Regarding broader social media issues, like the ability to moderate misinformation, harmful messaging, and content that is not age-appropriate, Chew responded that TikTok employs 40,000 moderators to track harmful content and an algorithm to flag controversial material.
He added that the company would even use “third-party validators” to review its algorithms and provide access to researchers to “study and monitor our content ecosystem.” In 2020, TikTok successfully challenged the Trump administration’s attempt to block the app, ultimately dissipating that first US attempt to exert influence over ByteDance’s most significant creation.

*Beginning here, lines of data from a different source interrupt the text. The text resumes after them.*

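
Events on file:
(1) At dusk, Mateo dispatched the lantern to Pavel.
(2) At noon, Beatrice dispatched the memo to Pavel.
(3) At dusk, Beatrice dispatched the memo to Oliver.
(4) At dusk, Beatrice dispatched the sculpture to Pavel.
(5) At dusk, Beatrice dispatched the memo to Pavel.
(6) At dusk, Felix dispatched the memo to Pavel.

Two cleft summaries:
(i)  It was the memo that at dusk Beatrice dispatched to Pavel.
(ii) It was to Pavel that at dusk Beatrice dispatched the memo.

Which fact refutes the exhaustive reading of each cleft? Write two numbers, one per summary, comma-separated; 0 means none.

(i): focus "the memo". Looking for agent = Beatrice, recipient = Pavel, setting = at dusk with some other thing — fact (4) has the sculpture there. Refuted.
(ii): focus "Pavel". Looking for agent = Beatrice, thing = the memo, setting = at dusk with some other recipient — fact (3) has Oliver there. Refuted.

4, 3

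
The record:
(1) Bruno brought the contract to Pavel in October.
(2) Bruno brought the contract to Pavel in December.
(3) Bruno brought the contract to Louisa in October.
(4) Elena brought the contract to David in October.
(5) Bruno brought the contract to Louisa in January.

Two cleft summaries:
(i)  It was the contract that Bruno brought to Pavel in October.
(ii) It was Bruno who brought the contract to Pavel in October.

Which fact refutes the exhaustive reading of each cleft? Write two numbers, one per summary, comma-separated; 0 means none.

(i): focus "the contract". No fact shares same agent, recipient, setting (Bruno / Pavel / in October) with a different thing. 0.
(ii): focus "Bruno". No fact shares same thing, recipient, setting (the contract / Pavel / in October) with a different agent. 0.

0, 0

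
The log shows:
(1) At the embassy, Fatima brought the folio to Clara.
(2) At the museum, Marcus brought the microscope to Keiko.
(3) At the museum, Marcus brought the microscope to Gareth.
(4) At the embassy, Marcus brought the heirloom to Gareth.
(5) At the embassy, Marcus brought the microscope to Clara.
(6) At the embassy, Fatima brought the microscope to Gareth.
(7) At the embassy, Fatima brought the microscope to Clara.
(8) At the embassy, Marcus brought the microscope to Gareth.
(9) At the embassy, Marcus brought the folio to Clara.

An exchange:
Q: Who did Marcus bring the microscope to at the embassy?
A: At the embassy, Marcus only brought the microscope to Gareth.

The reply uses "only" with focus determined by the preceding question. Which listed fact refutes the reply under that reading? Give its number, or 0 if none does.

The question "Who did ... to ...?" targets the recipient, so in the reply the focus falls on "Gareth".
So "only" ranges over recipients; the rest (same agent, thing, setting (Marcus / the microscope / at the embassy)) is presupposed.
Fact (5) shares the background with a different recipient (Clara) — counterexample.
(Fact (3) would refute a reading with focus on the setting — but that is not what the question asks.)

5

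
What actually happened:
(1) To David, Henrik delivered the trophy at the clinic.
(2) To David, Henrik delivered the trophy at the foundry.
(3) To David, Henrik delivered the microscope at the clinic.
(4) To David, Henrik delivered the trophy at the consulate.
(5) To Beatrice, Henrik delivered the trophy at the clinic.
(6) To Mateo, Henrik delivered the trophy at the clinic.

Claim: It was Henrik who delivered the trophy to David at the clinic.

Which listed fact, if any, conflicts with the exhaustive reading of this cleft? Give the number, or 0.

0

Focus of the cleft: "Henrik" (the agent). Presupposed background: the trophy as thing and David as recipient and at the clinic as setting.
Exhaustivity: Henrik is the only agent satisfying that background.
No listed fact matches the background with a different agent. Exhaustivity holds.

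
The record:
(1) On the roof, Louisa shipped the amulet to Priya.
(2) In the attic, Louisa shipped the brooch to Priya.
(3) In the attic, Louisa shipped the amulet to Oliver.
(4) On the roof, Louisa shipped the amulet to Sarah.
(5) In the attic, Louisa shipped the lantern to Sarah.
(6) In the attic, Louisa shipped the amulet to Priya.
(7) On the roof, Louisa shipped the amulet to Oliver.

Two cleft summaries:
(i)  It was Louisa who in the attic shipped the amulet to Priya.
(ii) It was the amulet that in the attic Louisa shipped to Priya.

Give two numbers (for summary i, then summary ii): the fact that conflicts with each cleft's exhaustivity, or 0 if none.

Summary (i) focuses "Louisa" (the agent); background thing = the amulet, recipient = Priya, setting = in the attic. No fact matches that background with a different agent, so 0.
Summary (ii) focuses "the amulet" (the thing); background agent = Louisa, recipient = Priya, setting = in the attic. Fact (2) matches that background with thing = the brooch — refutes (ii).

0, 2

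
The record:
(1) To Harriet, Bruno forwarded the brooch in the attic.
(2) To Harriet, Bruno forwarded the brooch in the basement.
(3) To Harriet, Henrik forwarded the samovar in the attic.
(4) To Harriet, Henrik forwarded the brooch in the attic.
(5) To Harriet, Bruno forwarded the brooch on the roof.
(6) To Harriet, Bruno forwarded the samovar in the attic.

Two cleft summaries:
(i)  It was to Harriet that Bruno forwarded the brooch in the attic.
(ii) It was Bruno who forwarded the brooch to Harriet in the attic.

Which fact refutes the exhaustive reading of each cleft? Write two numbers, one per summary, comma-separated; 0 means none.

0, 4

Summary (i) focuses "Harriet" (the recipient); background Bruno as agent and the brooch as thing and in the attic as setting. No fact matches that background with a different recipient, so 0.
Summary (ii) focuses "Bruno" (the agent); background the brooch as thing and Harriet as recipient and in the attic as setting. Fact (4) matches that background with agent = Henrik — refutes (ii).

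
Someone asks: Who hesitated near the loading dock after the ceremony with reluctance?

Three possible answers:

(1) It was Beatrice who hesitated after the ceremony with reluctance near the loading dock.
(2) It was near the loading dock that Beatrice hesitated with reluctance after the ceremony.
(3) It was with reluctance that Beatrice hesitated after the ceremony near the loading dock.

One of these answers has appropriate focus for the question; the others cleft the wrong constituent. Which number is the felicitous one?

1

The question word "who" targets the subject (agent).
Option (1) clefts "Beatrice" — that matches what the question asks about.
Option (2) clefts "near the loading dock" — the location, not what was asked.
Option (3) clefts "with reluctance" — the manner, not what was asked.
So the congruent reply is (1).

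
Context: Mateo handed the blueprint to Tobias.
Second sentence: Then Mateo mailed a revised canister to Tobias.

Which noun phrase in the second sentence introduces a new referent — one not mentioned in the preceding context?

a revised canister

"Mateo" and "Tobias" in the second sentence are given — already mentioned in the context.
"a revised canister" has no antecedent in the context; it is discourse-new (the indefinite article also signals a new referent).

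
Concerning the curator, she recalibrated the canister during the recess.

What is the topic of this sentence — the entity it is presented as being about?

the curator

The construction explicitly marks "the curator" as what the sentence is about — the topic.
The remainder of the clause is the comment (what is said about the topic).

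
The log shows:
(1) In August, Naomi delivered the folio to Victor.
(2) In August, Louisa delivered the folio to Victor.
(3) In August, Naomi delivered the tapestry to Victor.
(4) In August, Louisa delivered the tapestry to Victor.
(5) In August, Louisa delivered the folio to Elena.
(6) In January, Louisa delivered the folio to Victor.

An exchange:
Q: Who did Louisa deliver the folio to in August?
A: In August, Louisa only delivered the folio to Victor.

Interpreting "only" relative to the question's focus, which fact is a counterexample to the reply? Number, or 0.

The question "Who did ... to ...?" targets the recipient, so in the reply the focus falls on "Victor".
So "only" ranges over recipients; the rest (agent = Louisa, thing = the folio, setting = in August) is presupposed.
Fact (5) keeps agent = Louisa, thing = the folio, setting = in August but has recipient = Elena; that refutes the reply.
(Fact (6) would refute a reading with focus on the setting — but that is not what the question asks.)

5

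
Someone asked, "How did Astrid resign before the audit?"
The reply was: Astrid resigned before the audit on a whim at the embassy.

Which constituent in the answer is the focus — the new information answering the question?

on a whim

The wh-word "how" asks about the manner.
In the answer, "Astrid" and "before the audit" are given — repeated from the question.
"at the embassy" is also new, but it specifies the location, which is not what the question asks about — so it is not the focus.
The constituent filling the manner gap is "on a whim"; that is the focus.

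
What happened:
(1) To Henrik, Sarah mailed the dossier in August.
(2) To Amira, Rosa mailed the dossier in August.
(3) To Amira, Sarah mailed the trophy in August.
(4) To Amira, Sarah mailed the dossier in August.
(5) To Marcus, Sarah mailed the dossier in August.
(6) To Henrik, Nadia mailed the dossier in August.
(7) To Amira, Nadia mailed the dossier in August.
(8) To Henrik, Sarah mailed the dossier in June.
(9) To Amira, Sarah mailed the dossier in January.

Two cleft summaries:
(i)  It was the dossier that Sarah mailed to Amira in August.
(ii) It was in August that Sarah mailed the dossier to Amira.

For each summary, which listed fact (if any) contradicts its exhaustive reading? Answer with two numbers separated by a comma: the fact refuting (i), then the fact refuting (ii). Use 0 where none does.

3, 9

(i): focus "the dossier". Looking for agent = Sarah, recipient = Amira, setting = in August with some other thing — fact (3) has the trophy there. Refuted.
(ii): focus "in August". Looking for agent = Sarah, thing = the dossier, recipient = Amira with some other setting — fact (9) has in January there. Refuted.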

But TikTok CEO was right when he said, “I don’t see a clean, pretty solution to this.” According to Bloomberg, quoting Alex Capri, a Singapore-based research fellow at the Hinrich Foundation, TikTok may ultimately have to take its case all the way to the US Supreme Court, essentially getting a judge to say that a forced sale is either unconstitutional or depriving people of their livelihoods.
What is certain is that there would be broader implications for other Chinese apps that cater to the American populace, which includes Shein and PDD Holdings Inc.’s Temu, which launched mere months ago. But the idea of a national ban still faces significant hurdles, both legally and in the court of public opinion.